By CAROL GORGA WILLIAMS
The financially strapped Asbury Park school district is gathering information to determine whether resurrecting the alternate school on campus would produce meaningful savings as well as lasting changes in behavioral problems.
Schools Superintendent RaShawn M. Adams included the potential of restoring the current alternate school.
Currently, students who commit infractions that so severely violate the student code of conduct are suspended for 45 days. A suspension of that term then immediately subjects students to out-of-district disciplinary programs and sometimes creates difficulty in reintegrating students back into the district after so long away.

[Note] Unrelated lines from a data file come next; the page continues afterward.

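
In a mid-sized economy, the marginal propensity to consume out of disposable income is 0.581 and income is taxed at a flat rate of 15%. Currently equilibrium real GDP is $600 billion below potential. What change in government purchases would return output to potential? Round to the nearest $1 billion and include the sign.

+$304 billion

Spending multiplier = 1/(1 − c(1−t)) = 1/(1 − 0.581×0.85) = 1/0.50615 ≈ 1.976.
Need ΔY = +$600 billion, so ΔG = ΔY/k = (+$600 billion) × 0.50615 ≈ +$304 billion.
The government should increase government purchases by $304 billion.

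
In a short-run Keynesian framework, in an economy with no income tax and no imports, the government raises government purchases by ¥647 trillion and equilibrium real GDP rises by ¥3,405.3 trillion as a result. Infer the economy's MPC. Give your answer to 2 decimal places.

Implied spending multiplier k = ΔY/ΔG = 3,405.3/647 ≈ 5.2632.
Since k = 1/(1 − MPC), MPC = 1 − 1/k = 1 − ΔG/ΔY = 1 − 647/3,405.3 ≈ 0.81.

0.81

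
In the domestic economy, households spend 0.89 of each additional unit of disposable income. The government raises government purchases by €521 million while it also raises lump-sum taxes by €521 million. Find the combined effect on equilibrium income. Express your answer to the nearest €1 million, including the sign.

+€521 million

Expenditure multiplier = 1/(1 − MPC) = 1/(1 − 0.89) = 1/0.11 ≈ 9.091.
ΔG contributes k·ΔG = (+€521 million) / 0.11 ≈ +€4,736.4 million.
ΔT of +€521 million changes first-round spending by −c·ΔT = −€463.69 million, contributing k·(−c·ΔT) = (−€463.69 million) / 0.11 ≈ −€4,215.4 million.
With ΔG = ΔT and no other leakages, the balanced-budget multiplier is 1, so ΔY = ΔG = +€521 million.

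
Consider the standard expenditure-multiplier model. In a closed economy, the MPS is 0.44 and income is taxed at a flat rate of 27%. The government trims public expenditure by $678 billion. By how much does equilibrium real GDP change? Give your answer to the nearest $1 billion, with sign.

−$1,147 billion

MPC = 1 − MPS = 1 − 0.44 = 0.56.
Spending multiplier = 1/(1 − c(1−t)) = 1/(1 − 0.56×0.73) = 1/0.5912 ≈ 1.691.
ΔY = k × ΔG = (−$678 billion) / 0.5912 ≈ −$1,147 billion.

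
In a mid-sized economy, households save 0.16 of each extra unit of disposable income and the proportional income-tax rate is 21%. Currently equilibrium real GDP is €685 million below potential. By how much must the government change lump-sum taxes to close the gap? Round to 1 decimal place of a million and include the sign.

MPC = 1 − MPS = 1 − 0.16 = 0.84.
Spending multiplier = 1/(1 − c(1−t)) = 1/(1 − 0.84×0.79) = 1/0.3364 ≈ 2.973.
Tax multiplier = −c·k = −0.84/0.3364 ≈ −2.497. Need ΔY = +€685 million, so ΔT = ΔY/(−c·k) = −(+€685 million) × 0.3364 / 0.84 ≈ −€274.3 million.
The government should cut lump-sum taxes by €274.3 million.

−€274.3 million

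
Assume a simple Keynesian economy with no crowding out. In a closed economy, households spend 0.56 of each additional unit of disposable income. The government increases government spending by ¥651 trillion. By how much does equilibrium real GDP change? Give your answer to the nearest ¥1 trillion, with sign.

Expenditure multiplier = 1/(1 − MPC) = 1/(1 − 0.56) = 1/0.44 ≈ 2.273.
ΔY = k × ΔG = (+¥651 trillion) / 0.44 ≈ +¥1,480 trillion.

+¥1,480 trillion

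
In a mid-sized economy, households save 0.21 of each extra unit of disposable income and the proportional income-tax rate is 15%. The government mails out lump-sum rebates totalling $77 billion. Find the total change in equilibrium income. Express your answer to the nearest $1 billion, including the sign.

+$185 billion

MPC = 1 − MPS = 1 − 0.21 = 0.79.
A lump-sum tax change of −$77 billion shifts disposable income by +$77 billion; first-round consumption changes by −c × ΔT = −0.79 × (−$77 billion) = +$60.83 billion.
Expenditure multiplier = 1/(1 − c(1−t)) = 1/(1 − 0.79×0.85) = 1/0.3285 ≈ 3.044.
The tax multiplier is −c × k ≈ −2.405, so ΔY = k × (−c·ΔT) = (+$60.83 billion) / 0.3285 ≈ +$185 billion.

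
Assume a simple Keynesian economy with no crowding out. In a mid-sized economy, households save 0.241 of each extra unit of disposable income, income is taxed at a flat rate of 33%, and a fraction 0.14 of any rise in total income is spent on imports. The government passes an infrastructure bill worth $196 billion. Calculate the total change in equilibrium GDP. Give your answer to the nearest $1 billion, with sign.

+$310 billion

MPC = 1 − MPS = 1 − 0.241 = 0.759.
Government-spending multiplier = 1/(1 − c(1−t) + m) = 1/(1 − 0.759×0.67 + 0.14) = 1/0.63147 ≈ 1.584.
ΔY = k × ΔG = (+$196 billion) / 0.63147 ≈ +$310 billion.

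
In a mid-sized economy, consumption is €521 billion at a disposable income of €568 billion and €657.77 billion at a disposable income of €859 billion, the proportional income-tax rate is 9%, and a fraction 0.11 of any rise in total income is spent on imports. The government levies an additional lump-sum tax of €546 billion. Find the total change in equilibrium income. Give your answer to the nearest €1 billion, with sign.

−€376 billion

MPC = ΔC/ΔYd = (657.77 − 521)/(859 − 568) = 136.77/291 = 0.47.
A lump-sum tax change of +€546 billion shifts disposable income by −€546 billion; first-round consumption changes by −c × ΔT = −0.47 × (+€546 billion) = −€256.62 billion.
Expenditure multiplier = 1/(1 − c(1−t) + m) = 1/(1 − 0.47×0.91 + 0.11) = 1/0.6823 ≈ 1.466.
The tax multiplier is −c × k ≈ −0.689, so ΔY = k × (−c·ΔT) = (−€256.62 billion) / 0.6823 ≈ −€376 billion.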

Instead, Schools Superintendent RaShawn M. Adams Adams is suggesting the creation of The Asbury Park Academic Bridge 45- Day Program which would serve children in grades sixth through 12 who violate the student code of conduct disciplinary policies and require “A change of setting beyond short-term periods of exclusion.” In other words, when the infraction needs punishment in excess of typical 10-day student suspensions, students are sent to off-district programs.
The new program, according to the superintendent’s description, would provide students with the district’s current academic support and New Jersey Virtual School courses in age and grade appropriate classrooms so academic work continues without interruption .
Students also would receive services offered after the superintendent’s hearing determines a need for ongoing social and emotional learning support.
Counseling services or group services will continue and reports submitted every 10 days to provide recommendations for intervention strategies, attendance, instructional and behavioral programs that may help each student return and thrive in the school mainstream.
Students may be placed in the Bridge program for longer than 45 days if officials determine they are not ready to return to the mainstream.
Board Member Tracy Rogers caused a delay in approval of the proposal when he asked to see financial records for the last three years to determine the extent of sending children out of district.
Board Member Guiseppe “Joe” Grillo had questions about where in the district the alternate school would be located, considering there have been concerns from parents about mingling younger pupils with older students, a move that will be discontinued as Asbury Park High School will now only house students in ninth grade and above.
But if space requirements in the district are restrictive, the alternate school could go into any building from elementary to high school, provoking the same concerns about mixing students too young with significantly older students, Grillo said..
“We are spending $350,000” on these out-of-district disciplinary placements,” Adams said. “That in itself says we need to look at what the internal costs would be to the district…”
Rogers countered, saying it would be difficult for board members to make a decision without seeing financial reports.
“I would like to see those numbers before I vote,” Rogers said.
He also requested financial reports on the district’s special education programs but was told that is a separate issue.
Barbara Lesinski, who was acting as board president for the absent board president and vice president, said financial information would be provided to board members serving on the academic and curriculum and finance committees, which are closed to the public.